Lizzie on electoral geography:
Looking at the last election from the CNN website, it appears that these states, outside of the south went Bush but were within 4 points: Missouri, Nevada, New Hampshire, Ohio, Tennessee (I guess TN is the hard south? not sure). There was an 8 pt Bush victory in AZ. I would start with those states if I were Dean. NV and AZ are very environmentally conscience with the whole Los Alamos history, I'll bet there is some weakness for Bush there.
Message 19583269
Comments:
1. Tennessee is a Southern State. The ground there is about as hard as in other places. It was always in the South on the maps I learned in school, and the last ten times or so I visited there it was still in the same place. It was part of the Confederacy. It's the home of Jack Daniels. Most tellingly, Tennessee favorite son Al Gore ran for President in 2000 and would have been elected had he carried his home state. Which he did not. So how a non-Tennessee candidate will succeed where Gore failed is an interesting question.
2. "NV and AZ are very environmentally conscience with the whole Los Alamos history, I'll bet there is some weakness for Bush there." Los Alamos is in New Mexico, a state which was so close in 2000 it took several days to figure out who won. Los Alamos is not in Nevada or in Arizona.
3. Arizonans may be environmentally "conscious" (conscience is a different word altogether), but they don't tend to vote for Democrats very often in Presidential elections. Quick: who was the last Democrat for whom a majority of voters in Arizona voted in a Presidential election?
The answer is Harry Truman. Clinton won the state narrowly in 1996 due to the Perot vote.
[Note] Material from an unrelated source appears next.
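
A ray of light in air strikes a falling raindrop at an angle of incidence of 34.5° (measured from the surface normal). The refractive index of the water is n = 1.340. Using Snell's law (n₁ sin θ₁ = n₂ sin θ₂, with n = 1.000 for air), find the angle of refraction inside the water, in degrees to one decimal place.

25.0°

Snell: sin θ_r = sin θ_i / n = sin 34.5° / 1.340 = 0.5664 / 1.340 = 0.4227.
θ_r = arcsin(0.4227) = 25.00°.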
Percentage of votes won by Democratic candidates in Arizona in past elections:
2000: Gore 44.7 1996: Clinton 46.5 1992: Clinton 36.5 1988: Dukakis 39 1984: Mondale 32.5 1980: Carter 28.2 1976: Carter 39.8 1972: McGovern 30.4 1968: Humphrey 35.0 1964: Johnson 49.4 1960: Kennedy 44.4 1956: Stevenson 38.9 1952: Stevenson 41.7 1948: Truman 53.8
4. New Hampshire and Nevada are closer to being true swing states, but they too lean heavily Republican. The last time either state voted majority Democratic in a Presidential election was 1964. Nixon won New Hampshire three times. It may be true that New Hampshire, Arizona, and Nevada are key to the Democrats' fortunes in 2004, but if it is true they start out with a very difficult hill to climb. It is hard to imagine Howard Dean winning any of those states except maybe neighboring New Hampshire.